"This work of depth and originality represents a major step in Luc Boltanski's remarkable intellectual trajectory. Having moved from Bourdieusian 'critical sociology' to pragmatic 'sociology of critique,' Boltanski now seeks to develop a third approach, overcoming the weaknesses of both. The result is a powerful conception of critique, grounded in the radical uncertainty that underlies social life and in the contradictory efforts of institutions to defuse it. On Critique seals his reputation as the leading philosophical sociologist of our era." Nancy Fraser, New School for Social Research
"With surprising sociological imagination, Boltanski shows how the critique of institutions is based on the everyday experience of a discrepancy between reality and the world, between what is socially defined and what could be possible in an undefined way. Without intending to, Boltanski revitalizes Adorno's insights in a sociological manner. This book is to be read by everyone interested in the future of critical theory." Axel Honneth, Johann Wolfgang Goethe University, FrankfurtVom Verlag:
The relationship between sociology and social critique has haunted the discipline since its origins. Does critique divert sociology from its scientific project? Or is critique the ultimate goal of sociology, without which the latter would be a futile activity disconnected from the concerns of ordinary people? This issue has underpinned two divergent theoretical orientations that can be found in the discipline today: the critical sociology that was developed in its most elaborate form by Pierre Bourdieu, and the pragmatic sociology of critique developed by Luc Boltanski and his associates.

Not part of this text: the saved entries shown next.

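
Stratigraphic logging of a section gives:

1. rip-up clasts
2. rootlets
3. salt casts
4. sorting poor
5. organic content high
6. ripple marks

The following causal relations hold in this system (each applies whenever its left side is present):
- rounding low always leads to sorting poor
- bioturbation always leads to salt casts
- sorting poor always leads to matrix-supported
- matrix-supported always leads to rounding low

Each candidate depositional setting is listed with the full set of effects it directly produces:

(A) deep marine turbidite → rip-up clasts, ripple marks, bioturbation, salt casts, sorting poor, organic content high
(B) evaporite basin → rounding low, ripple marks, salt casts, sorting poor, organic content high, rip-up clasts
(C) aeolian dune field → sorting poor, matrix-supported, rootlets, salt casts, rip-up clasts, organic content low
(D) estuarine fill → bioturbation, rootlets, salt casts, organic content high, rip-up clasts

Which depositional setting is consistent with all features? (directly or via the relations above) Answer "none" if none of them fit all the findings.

Testing each hypothesis:
(A) deep marine turbidite — rip-up clasts yes; rootlets NO; salt casts yes; sorting poor yes; organic content high yes; ripple marks yes
(B) evaporite basin — rip-up clasts yes; rootlets NO; salt casts yes; sorting poor yes; organic content high yes; ripple marks yes
(C) aeolian dune field — fails on organic content high, ripple marks (predicts organic content low, not organic content high)
(D) estuarine fill — rip-up clasts yes; rootlets yes; salt casts yes; sorting poor NO; organic content high yes; ripple marks NO
No candidate is consistent with all observations.

none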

In critical sociology, description in terms of power relations underscores the potency of mechanisms of oppression, the way the oppressed passively endure them, going so far in their alienation as to adopt the values that enslave them. Pragmatic sociology, by contrast, describes the actions of human beings who rebel but who are endowed with reason. It stresses their ability, in certain historical conditions, to rise up against their domination and construct new interpretations of reality in the service of critical activity.
In this major new book Boltanski develops a framework that makes it possible to reconcile these seemingly antagonistic approaches - the one determinist and assigning the leading role to the enlightening science of the sociologist, the other concerned to stick as closely as possible to what people say and do. This labour of unification leads him to rework central notions such as practice, institution, critique and, finally, social reality,' all with the aim of contributing to a contemporary renewal of practices of emancipation.